Grainer has more than 15 years of costume-making experience and several years of amateur carpentry experience. Grainer leads a group of volunteers who work year-round to put on the one-day event.
“This is not a professional thing,” Grainer said. “This is purely a group of people who get together because we love doing this and we love providing an option for the disability community.”
For Grainer, Frolic’s Haunt is all about being as accommodating as possible for as many people as possible, while at the same time sending chills down their spine.
“(There are) a lot of very effective things that you can do in traditional haunted houses that we can’t do here,” Grainer said. “We still manage to give a really good experience despite that and I think the fact that we’re accessible more than makes up for the ways in which we can’t do it how it’s traditionally done.”
The hallways at Frolic’s Haunt are wide enough for a wheelchair, sign language interpreters are available for those with hearing impairments and there are creepy items to touch designed for people with visual impairments.
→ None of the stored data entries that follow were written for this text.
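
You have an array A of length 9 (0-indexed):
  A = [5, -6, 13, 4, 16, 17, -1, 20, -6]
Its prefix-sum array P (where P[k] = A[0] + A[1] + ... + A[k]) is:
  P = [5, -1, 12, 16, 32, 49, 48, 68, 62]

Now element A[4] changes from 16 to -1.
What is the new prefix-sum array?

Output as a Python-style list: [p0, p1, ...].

Answer: [5, -1, 12, 16, 15, 32, 31, 51, 45]

Derivation:
Change: A[4] 16 -> -1, delta = -17
P[k] for k < 4: unchanged (A[4] not included)
P[k] for k >= 4: shift by delta = -17
  P[0] = 5 + 0 = 5
  P[1] = -1 + 0 = -1
  P[2] = 12 + 0 = 12
  P[3] = 16 + 0 = 16
  P[4] = 32 + -17 = 15
  P[5] = 49 + -17 = 32
  P[6] = 48 + -17 = 31
  P[7] = 68 + -17 = 51
  P[8] = 62 + -17 = 45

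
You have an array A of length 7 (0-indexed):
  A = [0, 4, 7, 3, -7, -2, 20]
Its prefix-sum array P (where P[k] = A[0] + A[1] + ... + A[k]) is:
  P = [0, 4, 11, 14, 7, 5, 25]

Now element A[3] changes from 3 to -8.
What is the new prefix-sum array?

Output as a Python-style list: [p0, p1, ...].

Change: A[3] 3 -> -8, delta = -11
P[k] for k < 3: unchanged (A[3] not included)
P[k] for k >= 3: shift by delta = -11
  P[0] = 0 + 0 = 0
  P[1] = 4 + 0 = 4
  P[2] = 11 + 0 = 11
  P[3] = 14 + -11 = 3
  P[4] = 7 + -11 = -4
  P[5] = 5 + -11 = -6
  P[6] = 25 + -11 = 14

Answer: [0, 4, 11, 3, -4, -6, 14]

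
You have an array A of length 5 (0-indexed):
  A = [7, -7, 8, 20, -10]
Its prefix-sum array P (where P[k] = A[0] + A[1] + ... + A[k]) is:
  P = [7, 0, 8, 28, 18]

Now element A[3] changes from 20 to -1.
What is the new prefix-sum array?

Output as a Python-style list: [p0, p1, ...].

Answer: [7, 0, 8, 7, -3]

Derivation:
Change: A[3] 20 -> -1, delta = -21
P[k] for k < 3: unchanged (A[3] not included)
P[k] for k >= 3: shift by delta = -21
  P[0] = 7 + 0 = 7
  P[1] = 0 + 0 = 0
  P[2] = 8 + 0 = 8
  P[3] = 28 + -21 = 7
  P[4] = 18 + -21 = -3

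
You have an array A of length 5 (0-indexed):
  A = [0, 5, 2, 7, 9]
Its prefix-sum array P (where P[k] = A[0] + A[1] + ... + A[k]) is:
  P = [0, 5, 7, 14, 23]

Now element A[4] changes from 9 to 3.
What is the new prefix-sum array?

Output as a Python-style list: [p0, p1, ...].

Answer: [0, 5, 7, 14, 17]

Derivation:
Change: A[4] 9 -> 3, delta = -6
P[k] for k < 4: unchanged (A[4] not included)
P[k] for k >= 4: shift by delta = -6
  P[0] = 0 + 0 = 0
  P[1] = 5 + 0 = 5
  P[2] = 7 + 0 = 7
  P[3] = 14 + 0 = 14
  P[4] = 23 + -6 = 17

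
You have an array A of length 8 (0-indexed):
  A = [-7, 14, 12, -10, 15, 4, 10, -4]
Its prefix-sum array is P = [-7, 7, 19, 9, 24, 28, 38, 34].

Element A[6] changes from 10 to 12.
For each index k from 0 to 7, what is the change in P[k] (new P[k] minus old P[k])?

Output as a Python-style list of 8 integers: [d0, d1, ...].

Answer: [0, 0, 0, 0, 0, 0, 2, 2]

Derivation:
Element change: A[6] 10 -> 12, delta = 2
For k < 6: P[k] unchanged, delta_P[k] = 0
For k >= 6: P[k] shifts by exactly 2
Delta array: [0, 0, 0, 0, 0, 0, 2, 2]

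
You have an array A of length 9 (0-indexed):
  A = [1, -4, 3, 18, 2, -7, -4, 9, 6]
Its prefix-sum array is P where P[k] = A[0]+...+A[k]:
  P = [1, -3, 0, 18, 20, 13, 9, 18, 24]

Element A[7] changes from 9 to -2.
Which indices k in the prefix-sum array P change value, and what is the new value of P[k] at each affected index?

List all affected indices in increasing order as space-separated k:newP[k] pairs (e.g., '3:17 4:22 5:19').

Answer: 7:7 8:13

Derivation:
P[k] = A[0] + ... + A[k]
P[k] includes A[7] iff k >= 7
Affected indices: 7, 8, ..., 8; delta = -11
  P[7]: 18 + -11 = 7
  P[8]: 24 + -11 = 13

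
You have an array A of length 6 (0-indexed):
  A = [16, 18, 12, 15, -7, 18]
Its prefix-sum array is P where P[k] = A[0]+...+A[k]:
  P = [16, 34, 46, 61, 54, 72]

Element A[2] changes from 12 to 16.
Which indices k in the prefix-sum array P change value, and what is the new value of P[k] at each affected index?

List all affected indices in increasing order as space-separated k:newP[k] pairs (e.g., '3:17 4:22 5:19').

Answer: 2:50 3:65 4:58 5:76

Derivation:
P[k] = A[0] + ... + A[k]
P[k] includes A[2] iff k >= 2
Affected indices: 2, 3, ..., 5; delta = 4
  P[2]: 46 + 4 = 50
  P[3]: 61 + 4 = 65
  P[4]: 54 + 4 = 58
  P[5]: 72 + 4 = 76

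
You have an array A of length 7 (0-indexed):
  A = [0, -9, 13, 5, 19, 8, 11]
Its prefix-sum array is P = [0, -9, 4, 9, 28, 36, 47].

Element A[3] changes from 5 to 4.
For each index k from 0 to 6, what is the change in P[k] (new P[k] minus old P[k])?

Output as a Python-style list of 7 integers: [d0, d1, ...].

Element change: A[3] 5 -> 4, delta = -1
For k < 3: P[k] unchanged, delta_P[k] = 0
For k >= 3: P[k] shifts by exactly -1
Delta array: [0, 0, 0, -1, -1, -1, -1]

Answer: [0, 0, 0, -1, -1, -1, -1]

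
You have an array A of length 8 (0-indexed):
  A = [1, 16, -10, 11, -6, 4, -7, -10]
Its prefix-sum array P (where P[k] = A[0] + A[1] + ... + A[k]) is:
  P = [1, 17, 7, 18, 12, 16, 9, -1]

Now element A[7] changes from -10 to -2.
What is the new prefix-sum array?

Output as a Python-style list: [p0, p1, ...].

Answer: [1, 17, 7, 18, 12, 16, 9, 7]

Derivation:
Change: A[7] -10 -> -2, delta = 8
P[k] for k < 7: unchanged (A[7] not included)
P[k] for k >= 7: shift by delta = 8
  P[0] = 1 + 0 = 1
  P[1] = 17 + 0 = 17
  P[2] = 7 + 0 = 7
  P[3] = 18 + 0 = 18
  P[4] = 12 + 0 = 12
  P[5] = 16 + 0 = 16
  P[6] = 9 + 0 = 9
  P[7] = -1 + 8 = 7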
The house also allows service dogs, provided the actors are given advance notice to stay back if the dog might not be comfortable with people jumping out at them.
Frolic’s Haunt lists nine types of disabilities they can cater to on their website.
Grainer is a member of the Canadian Haunters Association, a group of 108 mostly amateur Halloween enthusiasts from across the country who create haunted houses on their properties. Chris Ainsworth, founder of the organization and president of the Ontario chapter, said he believes Frolic’s Haunt is Canada’s only haunted house designed for people with disabilities.
“This is what puts (Grainer) up on the pedestal because (Grainer’s) gone above and beyond what people would even think of doing,” he said. “(Grainer) put on a really, really impressive haunt last year.”
Grainer says accessible haunted houses could soon become a trend as other haunters have reached out for tips on how they can accommodate more people.
“Our end goal is to make ourselves obsolete because other haunts become accessible,” Grainer said.
Due to the planning and volunteers needed for such an event, Frolic’s Haunt is only open for one night, Oct. 27. In order to welcome more families to the attraction, the viewing times are split into two blocks, “low scare hours” from 5-7 p.m. and “high scare hours” from 7-9 p.m. For more information on Frolic’s Haunt, visit their website.
Grainer says organizers will be forced to cancel if it rains.